Cremated human remains from 4,000 years ago discovered at rocket launch site in UK

A space company preparing for the United Kingdom’s first vertical rocket launch knew it was going to make history.

It just didn’t expect to find it in the form of ancient human remains.

During the groundwork of what is set to be a historical rocket launch site in Northern Scotland, workers with SaxaVord Spaceport reported unearthing a 4,000-year-old discovery. They stumbled upon burnt bones and pits in what appears to be a Bronze Age cremation cemetery, archaeologists say.

SaxaVord is preparing a site on Unst in the Shetland Islands to launch the UK’s first vertical rocket toward the end of 2023, the company said on its website. The discovery of the ancient cemetery won’t inhibit construction, and SaxaVord said it is working with AOC Archaeology to learn more about the burial site, the company wrote on social media.

Archaeologists think it may date from 2200-1800 BC, the BBC reported.

AOC Archaeology had already been onsite because of a World War II radar base being preserved on the island, according to LiveScience.
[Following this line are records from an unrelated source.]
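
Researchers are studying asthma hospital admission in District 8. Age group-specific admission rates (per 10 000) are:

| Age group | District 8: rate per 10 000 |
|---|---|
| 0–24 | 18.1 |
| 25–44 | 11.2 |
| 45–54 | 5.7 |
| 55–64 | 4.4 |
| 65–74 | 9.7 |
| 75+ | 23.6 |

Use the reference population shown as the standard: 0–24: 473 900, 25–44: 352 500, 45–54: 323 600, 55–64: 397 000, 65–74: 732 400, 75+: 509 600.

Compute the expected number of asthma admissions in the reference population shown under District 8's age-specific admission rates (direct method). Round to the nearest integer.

Expected asthma admissions = Σ (standard pop × age-specific rate ÷ 10 000)
= 473 900×18.1/10 000 + 352 500×11.2/10 000 + 323 600×5.7/10 000 + 397 000×4.4/10 000 + 732 400×9.7/10 000 + 509 600×23.6/10 000
= 857.76 + 394.80 + 184.45 + 174.68 + 710.43 + 1202.66 = 3524.77.

3525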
Then workers unexpectedly came across the much more ancient piece of history.

“We didn’t expect to find this Bronze Age thing as well,” said Val Turner, Shetland’s regional archaeologist, according to Space.
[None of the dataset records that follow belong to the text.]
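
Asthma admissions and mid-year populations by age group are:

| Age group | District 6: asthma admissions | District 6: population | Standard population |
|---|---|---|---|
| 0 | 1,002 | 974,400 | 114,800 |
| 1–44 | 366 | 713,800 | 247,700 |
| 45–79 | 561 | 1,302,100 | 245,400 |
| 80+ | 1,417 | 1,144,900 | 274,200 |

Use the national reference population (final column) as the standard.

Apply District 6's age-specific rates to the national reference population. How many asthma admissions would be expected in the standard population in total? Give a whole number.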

Archaeologists found more than a dozen burial deposits within an arc of granite boulders and pits, according to Turner.

Katie O’Connell, a site assessor with AOC Archaeology, told the BBC the site is likely part of a “ritual complex.”
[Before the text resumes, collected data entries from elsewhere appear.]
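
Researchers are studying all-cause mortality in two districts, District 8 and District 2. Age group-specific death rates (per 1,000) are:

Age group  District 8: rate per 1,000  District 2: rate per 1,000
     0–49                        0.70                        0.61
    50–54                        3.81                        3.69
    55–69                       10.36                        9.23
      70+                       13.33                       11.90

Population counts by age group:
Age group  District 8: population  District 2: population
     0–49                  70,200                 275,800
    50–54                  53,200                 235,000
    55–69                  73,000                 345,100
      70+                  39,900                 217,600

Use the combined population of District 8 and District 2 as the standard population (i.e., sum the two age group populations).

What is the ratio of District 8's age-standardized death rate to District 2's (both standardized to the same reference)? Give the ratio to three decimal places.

Combined standard total = 1,309,800; weights = 0.2642, 0.2200, 0.3192, 0.1966.
District 8: 0.2642×0.70 + 0.2200×3.81 + 0.3192×10.36 + 0.1966×13.33 = 6.9509 per 1,000.
District 2: 0.2642×0.61 + 0.2200×3.69 + 0.3192×9.23 + 0.1966×11.90 = 6.2588 per 1,000.
Ratio = 6.9509 ÷ 6.2588 = 1.11057.

1.111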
“A standout feature uncovered so far is the remains of a quartz setting,” she told the BBC. “White quartz is often suggested to have had significance in prehistory and is found in association with burial tombs, rock art panels, and deposited carefully at domestic sites.”

Unst is a sparsely inhabited island in the northernmost part of the UK. It has approximately 630 inhabitants across 46 square miles of land, according to UK Population Data.